The equine herpesvirus type-1 (EHV-1) strain Kentucky A (KyA) has a long history of repeated passage either in vivo in the Syrian hamster or in vitro in mouse L-M fibroblast tissue culture. This repeated passage in cells other than those of the natural host has caused genomic alterations of the KyA chromosome resulting in deletion of several genes or portions of open reading frames (ORFs).

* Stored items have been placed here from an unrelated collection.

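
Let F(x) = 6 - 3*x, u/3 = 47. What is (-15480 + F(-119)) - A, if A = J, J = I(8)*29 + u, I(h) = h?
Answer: -15490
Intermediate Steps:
u = 141 (u = 3*47 = 141)
J = 373 (J = 8*29 + 141 = 232 + 141 = 373)
A = 373
(-15480 + F(-119)) - A = (-15480 + (6 - 3*(-119))) - 1*373 = (-15480 + (6 + 357)) - 373 = (-15480 + 363) - 373 = -15117 - 373 = -15490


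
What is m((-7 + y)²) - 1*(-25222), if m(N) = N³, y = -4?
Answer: 1796783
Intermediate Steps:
m((-7 + y)²) - 1*(-25222) = ((-7 - 4)²)³ - 1*(-25222) = ((-11)²)³ + 25222 = 121³ + 25222 = 1771561 + 25222 = 1796783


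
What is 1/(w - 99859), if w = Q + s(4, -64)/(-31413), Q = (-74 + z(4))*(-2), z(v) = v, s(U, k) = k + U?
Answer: -10471/1044157629 ≈ -1.0028e-5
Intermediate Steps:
s(U, k) = U + k
Q = 140 (Q = (-74 + 4)*(-2) = -70*(-2) = 140)
w = 1465960/10471 (w = 140 + (4 - 64)/(-31413) = 140 - 60*(-1/31413) = 140 + 20/10471 = 1465960/10471 ≈ 140.00)
1/(w - 99859) = 1/(1465960/10471 - 99859) = 1/(-1044157629/10471) = -10471/1044157629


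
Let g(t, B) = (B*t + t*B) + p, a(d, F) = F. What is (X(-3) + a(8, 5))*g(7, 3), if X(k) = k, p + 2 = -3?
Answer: 74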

This report presents in vivo data from a mouse model of EHV-1 infection demonstrating the attenuated nature of EHV-1 strain KyA and that intranasal infection with KyA protects animals from subsequent challenge with a pathogenic strain, RacL, by reducing RacL viral titers in the lungs of the challenged animals. Mice infected with KyA exhibit no clinical manifestations of EHV-1 disease and do not experience the wasting that occurs with RacL infection. KyA-infected mice clear virus from the lung by day 5 post-infection (p.i.), whereas RacL infected mice have substantial virus titers (5 x 10(5) pfu/lung) at this time point. Intranasal infection with KyA followed by a challenge with RacL 4 weeks post-KyA infection resulted in a significant (P = 0.0079) reduction in the lung titers of the RacL virus. RacL was identified as the virus present in the lungs of the challenged mice by a PCR assay employing primers to amplify the EUS4 gene which differs in size by 1.2 kilobase pairs (kbp) in the two strains. Importantly, the protection afforded by KyA is long lasting in that challenge with RacL 15 months after KyA infection, results in reduced virus titers and viral clearance by day 5 post-challenge. These results support the further consideration of EHV-1 KyA as a live virus vaccine.